“Tracking is seeing. Seeing is done with the mind.”
Bird of the Month: Red-tailed hawk
Perhaps the most recognizable raptor for the public, the red-tailed hawk often perches along highways, watching the grass of the center strip for voles and other small mammal prey. This adaptation to civilization has earned the red-tail the name “Eisenhower hawk”, after the founder of the inter-state highway system.
Red-tails are with us for most of the year, only migrating in late-October and into November, and even then many just wander out to the coast and spend the winter hunting the salt marshes.
This raptor is a member of the Buteo clan of soaring hawks that keep observers on the fall hawk-watches entertained as they soar, kite and plummet to the ground after small rodents spotted from extreme distances. They also seem to enjoy dueling with soaring ravens, who are always up for a bit of fun.
Tracking Problem
These tracks were found on wet sand at the edge of a stream in Massachusetts in May.
- Name the species.
- Which is the front print and which the hind? How do you know?
- What characteristics of the tracks distinguish this animal from a squirrel of approximate size?
- What gait was the animal using, walk, trot, lope or
bound? - What accounts for the presence of this species in
this habitat?
The solution to the problem appears elsewhere on this site.
Report from Arizona
Every November for the past half-dozen years I have flown to central Arizona to visit good friends over Thanksgiving: 10 days of good food and company with Kevin and Rita Harding. Kevin is also a long-time naturalist, birder and tracker and so much of our time is spent in these pursuits. My own mission each year is to absorb as much information about southwestern mammals as possible. The big attraction for me is the possibility of discovering cougar tracks and sign, so about half our days are spent searching the dry washes around Sedona and the ponderosa pine forests of the Coconino Plateau around Flagstaff. On six of my past visits we have been successful at this, but only after many days of wandering. This year we struck gold on the very first outing as well as on the second.

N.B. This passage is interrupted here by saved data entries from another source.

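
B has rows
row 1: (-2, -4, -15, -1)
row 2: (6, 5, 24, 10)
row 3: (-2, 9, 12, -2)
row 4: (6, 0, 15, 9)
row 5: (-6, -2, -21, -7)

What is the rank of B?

3

Row reduce to echelon form.
R2 ← R2 + (3)·R1: [0, -7, -21, 7]
R3 ← R3 − R1: [0, 13, 27, -1]
R4 ← R4 + (3)·R1: [0, -12, -30, 6]
R5 ← R5 − (3)·R1: [0, 10, 24, -4]
R3 ← R3 + (13/7)·R2: [0, 0, -12, 12]
R4 ← R4 − (12/7)·R2: [0, 0, 6, -6]
R5 ← R5 + (10/7)·R2: [0, 0, -6, 6]
R4 ← R4 + (1/2)·R3: [0, 0, 0, 0]
R5 ← R5 − (1/2)·R3: [0, 0, 0, 0]
Echelon form has 3 nonzero rows, so rank(B) = 3.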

Kevin warned me that there had been no rain for a month and a half and so all the puddles and catchments in the washes were dry as bone. Since water in the desert attracts wildlife, the prospects were not good. Also, there was no snow up on the plateau; even the San Francisco peaks were dull gray rather than bright white as is usually the case by late November. Our first exploration was in the so-called Aerie area west of Sedona in the chaparral desert. We left the trail a couple of hundred yards from the parking lot and entered a complex system of drainages. The red sandstone dust was talcum under our feet and there was no evidence of any water anywhere. Nevertheless, we persisted and soon began to pick up tracks of mule deer and black-tailed jackrabbit.

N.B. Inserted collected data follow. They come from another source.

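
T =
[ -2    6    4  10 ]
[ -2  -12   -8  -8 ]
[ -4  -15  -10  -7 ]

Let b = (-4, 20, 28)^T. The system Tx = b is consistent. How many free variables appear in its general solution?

Row reduce the augmented matrix [T | b].
R2 ← R2 − R1: [0, -18, -12, -18, 24]
R3 ← R3 − (2)·R1: [0, -27, -18, -27, 36]
R3 ← R3 − (3/2)·R2: [0, 0, 0, 0, 0]
The echelon form has 2 nonzero rows, and every pivot lies in the first 4 columns, so rank(T) = rank([T|b]) = 2.
The system is consistent.
Free variables = (unknowns) − (rank) = 4 − 2 = 2.

2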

The deeper into the gully system we went, the more tracks we discovered. Kevin drew my attention to some scratches in the dirt that he had been told by a local were signs of a badger. I was skeptical, but as a greenhorn in the Southwest, I kept it to myself. We trudged along, staying in the washes and carefully avoiding the cobbles, which I had learned cougars don’t like to walk on any better than ourselves. A slight disturbance caught my eye. I walked around it, observing it from all sides until, as I coordinated with the direction of travel, a cougar print suddenly jumped out at me. Looking for a track line in order to trail the animal, I soon realized that it had climbed out of the wash and up onto the crust where I promptly lost the trail.

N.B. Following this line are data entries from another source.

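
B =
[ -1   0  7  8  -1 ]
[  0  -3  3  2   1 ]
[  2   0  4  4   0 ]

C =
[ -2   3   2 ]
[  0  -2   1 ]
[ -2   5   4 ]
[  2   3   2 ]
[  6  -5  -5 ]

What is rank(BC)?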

We continued down the narrow wash to where it widened out and banks lowered. There I found several disturbances more or less in a track line. At first I thought this might be a small cougar, but soon some obvious problems with that occurred to me. The toe prints were too long. But this could have been due to a slip, I thought, improbably given the dry, level surface. Then I noticed an arc of nails so far out in front of the toe pads as to be dissociated from them as a single entity. Suddenly I realized that this was in fact a real badger. We had been searching for this kind of positive evidence for a long time. We had in the past found a number of digs with large spoil piles next to domed burrow entrances. However, we were uncertain that these might have been made by desert tortoises. After all, the area of the country where badgers are most common is out on the plains, and we were looking in the desert. Was this even the right habitat? Now we had proof. I took some photos and would have liked to have returned later with casting materials, but circumstances wouldn’t allow it given the short duration of my Arizona visit.
All in all, this was a very productive trip. Either I’m getting better at finding cougar sign or I’m simply finding the right places to look. In any event the trip worked out very well for me and whetted my appetite for further exploration of remote Arizona landscapes.